Voici donc le témoignage d’un camarade de bi-licence, Louis, qui s’est fait interpeller le 23 mars aux Invalides

En parlant de répression policière, je tiens à vous livrer un petit compte-rendu de ce qui m’est arrivé à la suite de la manif.

J’ai fait partie du SO du cortège Paris/Tolbiac, en tête de manif.

Les choses se sont bien passées, et le cordon a permis d’éviter les affrontements avec les bandes de jeunes sauvages venues pour se servir en portables comme dans un supermarché.

Arrivés aux Invalides, nous avons pris la décision de partir très rapidement, étant donnée la tournure que prennaient les évènements sur l’esplanade. Auparavant, nous avons pris le soin de faire passer à tous le mot de rester en groupes de 10 jusqu’au métro. Quiconque se trouvait sur les lieux comprendra cette précaution.

Il était alors 17h environ.

Nous sommes donc partis, et avec quelques amis, nous avons été prendre un verre, à 1O min de marche du "champ de bataille".

Vers 18h-18h30, me trouvant avec deux amis, nous avons décidé de traverser et de longer la Seine afin de rejoindre Chatelet et les liges de metro/RER.

Or, les ponts étant bloqués, nous avons du avancer encore et encore sans pouvoir taverser. Nous nous sommes donc rapproché du bout de l’esplande jouxtant la Seine.

Il se trouvait alors un pont sur lequel nous pouvions passer, après contrôle policier.

Mais juste à côté, nous avons aperçus des flics qui finissaient de vider l’Esplanade et qui ont encerclé au bord de la Seine un groupe d’environ 250 personnes. Observant cela à distance, nous avons constaté qu’ils procédaient à des arrestations ciblées de "casseurs". Des flics en civil se trouvant là nous ont précisé qu’il s’agissait de personnes repérées par les caméras, et qui tentaient de se meler parmi ce groupe de "manifestants" (par oppsition aux "casseurs").

Une fois ces quelques personnes arrétées, les flics ont ouvert une brêche afin de laisser partir ces derniers. Ce groupe, au sein duquel se trouvaient de nombreux journalistes s’est donc éloigné doucement des flics, vers notre direction. J’ai alors reconnu certains amis, dont j’atteste de leur pacifisme. Alors que nous envisagieons donc de nous barrer (je devais aller manger le gateau d’anniversaire de ma mère !) brusquement les flics nous ont de nouveau encerclé. Je me suis donc retrouvé dans le lot sans le vouloir.

Alors que nous étions totalement encerclés, j’ai expliqué à certians flics que je m’étais fait happer dans ce groupe, mais ils ont refusé de me laisser sortir.

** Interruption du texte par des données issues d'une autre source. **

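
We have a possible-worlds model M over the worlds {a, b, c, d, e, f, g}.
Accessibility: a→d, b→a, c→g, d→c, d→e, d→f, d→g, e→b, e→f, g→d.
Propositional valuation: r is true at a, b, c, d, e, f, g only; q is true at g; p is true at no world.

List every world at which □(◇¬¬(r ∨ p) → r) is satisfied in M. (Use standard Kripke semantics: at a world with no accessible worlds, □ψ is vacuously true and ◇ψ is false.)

a, b, c, d, e, f, g

Let φ = □(◇¬¬(r ∨ p) → r). Evaluate φ at each world:
  a (successors {d}): φ is true.
  b (successors {a}): φ is true.
  c (successors {g}): φ is true.
  d (successors {c, e, f, g}): φ is true.
  e (successors {b, f}): φ is true.
  f (successors ∅): φ is true.
  g (successors {d}): φ is true.
For instance, at b:
  At b: □(◇¬¬(r ∨ p) → r) requires ◇¬¬(r ∨ p) → r at every successor {a}.
      At a: ◇¬¬(r ∨ p) is true, r is true, so ◇¬¬(r ∨ p) → r is true.
  So □(◇¬¬(r ∨ p) → r) is true at b.
Satisfying worlds: {a, b, c, d, e, f, g}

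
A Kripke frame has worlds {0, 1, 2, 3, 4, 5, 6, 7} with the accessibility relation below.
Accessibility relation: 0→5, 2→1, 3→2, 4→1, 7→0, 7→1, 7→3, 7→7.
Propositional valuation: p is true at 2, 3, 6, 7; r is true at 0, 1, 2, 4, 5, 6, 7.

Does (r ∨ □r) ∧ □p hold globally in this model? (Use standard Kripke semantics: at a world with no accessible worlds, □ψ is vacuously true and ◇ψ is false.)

Recall that □ψ holds at a world iff ψ holds at every accessible world, and ◇ψ holds iff ψ holds at some accessible world.
Let φ = (r ∨ □r) ∧ □p. Evaluate φ at each world:
  0 (successors {5}): φ is false.
  1 (successors ∅): φ is true.
  2 (successors {1}): φ is false.
  3 (successors {2}): φ is true.
  4 (successors {1}): φ is false.
  5 (successors ∅): φ is true.
  6 (successors ∅): φ is true.
  7 (successors {0, 1, 3, 7}): φ is false.
Detail at 0 (counterexample):
  At 0: r ∨ □r is true, □p is false, so (r ∨ □r) ∧ □p is false.
    At 0: r is true, □r is true, so r ∨ □r is true.
      At 0: □r requires r at every successor {5}.
        At 5: r is true.
      So □r is true at 0.
    At 0: □p requires p at every successor {5}.
      p fails at 5, so □p is false at 0.

No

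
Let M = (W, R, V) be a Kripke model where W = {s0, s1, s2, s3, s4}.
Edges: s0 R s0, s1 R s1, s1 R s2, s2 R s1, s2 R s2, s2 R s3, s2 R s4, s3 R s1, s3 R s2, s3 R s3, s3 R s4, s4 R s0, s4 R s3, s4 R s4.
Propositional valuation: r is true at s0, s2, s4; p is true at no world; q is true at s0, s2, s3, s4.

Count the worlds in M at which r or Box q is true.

Let φ = r or Box q. Evaluate φ at each world:
  s0 (successors {s0}): φ is true.
  s1 (successors {s1, s2}): φ is false.
  s2 (successors {s1, s2, s3, s4}): φ is true.
  s3 (successors {s1, s2, s3, s4}): φ is false.
  s4 (successors {s0, s3, s4}): φ is true.
For instance, at s2:
  At s2: r is true, Box q is false, so r or Box q is true.
    At s2: Box q requires q at every successor {s1, s2, s3, s4}.
      q fails at s1, so Box q is false at s2.
Satisfying worlds: {s0, s2, s4}

3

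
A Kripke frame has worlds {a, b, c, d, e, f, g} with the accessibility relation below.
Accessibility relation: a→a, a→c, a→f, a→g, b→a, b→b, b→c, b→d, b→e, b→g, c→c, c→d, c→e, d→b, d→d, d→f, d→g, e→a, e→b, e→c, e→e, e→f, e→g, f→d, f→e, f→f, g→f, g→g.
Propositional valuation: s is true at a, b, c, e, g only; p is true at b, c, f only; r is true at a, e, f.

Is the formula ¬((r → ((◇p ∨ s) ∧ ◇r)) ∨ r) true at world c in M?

No

At c: (r → ((◇p ∨ s) ∧ ◇r)) ∨ r is true, so ¬((r → ((◇p ∨ s) ∧ ◇r)) ∨ r) is false.
  At c: r → ((◇p ∨ s) ∧ ◇r) is true, r is false, so (r → ((◇p ∨ s) ∧ ◇r)) ∨ r is true.
    At c: r is false, (◇p ∨ s) ∧ ◇r is true, so r → ((◇p ∨ s) ∧ ◇r) is true.
      At c: ◇p ∨ s is true, ◇r is true, so (◇p ∨ s) ∧ ◇r is true.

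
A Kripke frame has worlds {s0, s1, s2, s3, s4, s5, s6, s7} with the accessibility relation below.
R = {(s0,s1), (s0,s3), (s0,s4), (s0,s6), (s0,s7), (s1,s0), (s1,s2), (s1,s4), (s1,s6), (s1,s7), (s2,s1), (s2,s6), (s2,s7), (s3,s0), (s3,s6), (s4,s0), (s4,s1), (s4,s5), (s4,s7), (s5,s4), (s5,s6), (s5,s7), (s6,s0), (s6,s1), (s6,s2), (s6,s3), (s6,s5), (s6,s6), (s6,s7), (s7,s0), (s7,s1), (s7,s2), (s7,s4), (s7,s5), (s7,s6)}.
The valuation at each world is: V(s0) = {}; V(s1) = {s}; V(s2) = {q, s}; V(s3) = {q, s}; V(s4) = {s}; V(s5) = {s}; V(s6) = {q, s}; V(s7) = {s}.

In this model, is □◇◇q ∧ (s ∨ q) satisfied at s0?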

C’est alors qu’ils ont embarqué TOUT LE MONDE, UN PAR UN. Précisons que sur les 250, seules 50 ont été laissées en liberté. Les cars étant pleins, on a laissé partir les filles, les biens blancs, les personnes ne portant pas de bloson en cuir et ceux dont la coupe de cheveux et le mode estimentaire s’avérait "reglementaire". Certaines de ces arrestations ont été houleuses, d’autres non. La mienne s’est passé calmement : deux flics m’ont attrapé par derrière, m’ont demandé de les suivre ; j’ai levé les mains en signe de pacifisme ; j’ai même echangé quelqes propos sur le bilan de la manif avec eux.

Arrivé au car, ils m’ont fait vider mes affaires, ont controlé mon identité, et ont rempli une "feuille blache".

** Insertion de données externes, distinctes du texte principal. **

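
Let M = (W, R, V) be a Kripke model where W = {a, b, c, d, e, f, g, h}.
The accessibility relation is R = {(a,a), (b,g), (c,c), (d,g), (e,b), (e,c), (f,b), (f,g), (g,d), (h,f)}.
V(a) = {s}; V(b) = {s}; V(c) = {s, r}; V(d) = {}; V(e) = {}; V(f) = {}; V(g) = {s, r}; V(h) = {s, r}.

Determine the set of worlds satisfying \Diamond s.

a, b, c, d, e, f

Let φ = \Diamond s. Evaluate φ at each world:
  a (successors {a}): φ is true.
  b (successors {g}): φ is true.
  c (successors {c}): φ is true.
  d (successors {g}): φ is true.
  e (successors {b, c}): φ is true.
  f (successors {b, g}): φ is true.
  g (successors {d}): φ is false.
  h (successors {f}): φ is false.
For instance, at c:
  At c: \Diamond s requires s at some successor in {c}.
    s holds at c, so \Diamond s is true at c.
Satisfying worlds: {a, b, c, d, e, f}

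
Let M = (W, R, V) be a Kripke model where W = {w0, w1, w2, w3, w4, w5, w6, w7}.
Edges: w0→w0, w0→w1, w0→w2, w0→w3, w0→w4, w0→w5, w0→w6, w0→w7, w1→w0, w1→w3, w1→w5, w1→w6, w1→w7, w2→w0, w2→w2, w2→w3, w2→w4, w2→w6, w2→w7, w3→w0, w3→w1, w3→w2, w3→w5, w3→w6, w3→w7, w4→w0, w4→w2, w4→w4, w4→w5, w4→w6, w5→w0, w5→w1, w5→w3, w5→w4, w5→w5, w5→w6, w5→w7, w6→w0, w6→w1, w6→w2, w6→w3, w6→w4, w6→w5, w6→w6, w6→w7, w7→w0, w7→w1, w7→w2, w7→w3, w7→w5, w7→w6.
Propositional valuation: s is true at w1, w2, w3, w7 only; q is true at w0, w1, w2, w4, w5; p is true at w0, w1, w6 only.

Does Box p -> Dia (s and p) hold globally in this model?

Yes

Let φ = Box p -> Dia (s and p). Evaluate φ at each world:
  w0 (successors {w0, w1, w2, w3, w4, w5, w6, w7}): φ is true.
  w1 (successors {w0, w3, w5, w6, w7}): φ is true.
  w2 (successors {w0, w2, w3, w4, w6, w7}): φ is true.
  w3 (successors {w0, w1, w2, w5, w6, w7}): φ is true.
  w4 (successors {w0, w2, w4, w5, w6}): φ is true.
  w5 (successors {w0, w1, w3, w4, w5, w6, w7}): φ is true.
  w6 (successors {w0, w1, w2, w3, w4, w5, w6, w7}): φ is true.
  w7 (successors {w0, w1, w2, w3, w5, w6}): φ is true.
For instance, at w2:
  At w2: Box p is false, Dia (s and p) is false, so Box p -> Dia (s and p) is true.
    At w2: Box p requires p at every successor {w0, w2, w3, w4, w6, w7}.
      p fails at w2, so Box p is false at w2.
    At w2: Dia (s and p) requires s and p at some successor in {w0, w2, w3, w4, w6, w7}.
      At w0: s and p is false.
      At w2: s and p is false.
      At w3: s and p is false.
      At w4: s and p is false.
      At w6: s and p is false.
      At w7: s and p is false.
    So Dia (s and p) is false at w2.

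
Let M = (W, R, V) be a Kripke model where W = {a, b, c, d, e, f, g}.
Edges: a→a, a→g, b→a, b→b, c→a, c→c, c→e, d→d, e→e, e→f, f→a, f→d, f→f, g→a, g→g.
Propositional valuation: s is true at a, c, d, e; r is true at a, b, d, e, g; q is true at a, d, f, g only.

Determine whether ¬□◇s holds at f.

No

At f: □◇s is true, so ¬□◇s is false.
  At f: □◇s requires ◇s at every successor {a, d, f}.
      At a: ◇s requires s at some successor in {a, g}.
        s holds at a, so ◇s is true at a.
      At d: ◇s requires s at some successor in {d}.
        s holds at d, so ◇s is true at d.
      At f: ◇s requires s at some successor in {a, d, f}.
        s holds at a, so ◇s is true at f.
  So □◇s is true at f.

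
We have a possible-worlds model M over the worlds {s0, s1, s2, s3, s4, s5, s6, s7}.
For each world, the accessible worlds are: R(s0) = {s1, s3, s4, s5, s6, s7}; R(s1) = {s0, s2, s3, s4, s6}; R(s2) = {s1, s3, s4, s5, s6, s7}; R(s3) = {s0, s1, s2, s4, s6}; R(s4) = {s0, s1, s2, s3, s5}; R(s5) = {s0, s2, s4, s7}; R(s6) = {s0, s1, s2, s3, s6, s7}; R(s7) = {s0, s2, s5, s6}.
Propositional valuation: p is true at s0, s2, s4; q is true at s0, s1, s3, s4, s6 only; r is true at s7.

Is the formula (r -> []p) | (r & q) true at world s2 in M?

At s2: r -> []p is true, r & q is false, so (r -> []p) | (r & q) is true.
  At s2: r is false, []p is false, so r -> []p is true.
    At s2: []p requires p at every successor {s1, s3, s4, s5, s6, s7}.
      p fails at s1, so []p is false at s2.

Yes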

Dans le car l’ambiance était bon enfant, car la majorité n’avait rien à se reprocher. On a même pu en discuter calmement avec un flic.

Mais la sympathie affichée a desormais pris dans mes souvenirs un gout amer de démagogie.

Cer lorsque nous sommes arrivés au commissariat du 18ème, les choses ont pris une tournure beaucoup moins amicale. L’absence de journalistes oblige, probablement.

J’ai eu la surprise de m’apercevoir que seuls 10% des gens présents avaient cette fameuse "feuille blanche" à leur nom. Il s’agissait en fait des personnes qui allaient être placées en Garde à vue. Les 90% restant ont été gardés dans des grandes cages et relachés au bout de quelques heures seulement. Plusieurs connaissances en faisaient partie.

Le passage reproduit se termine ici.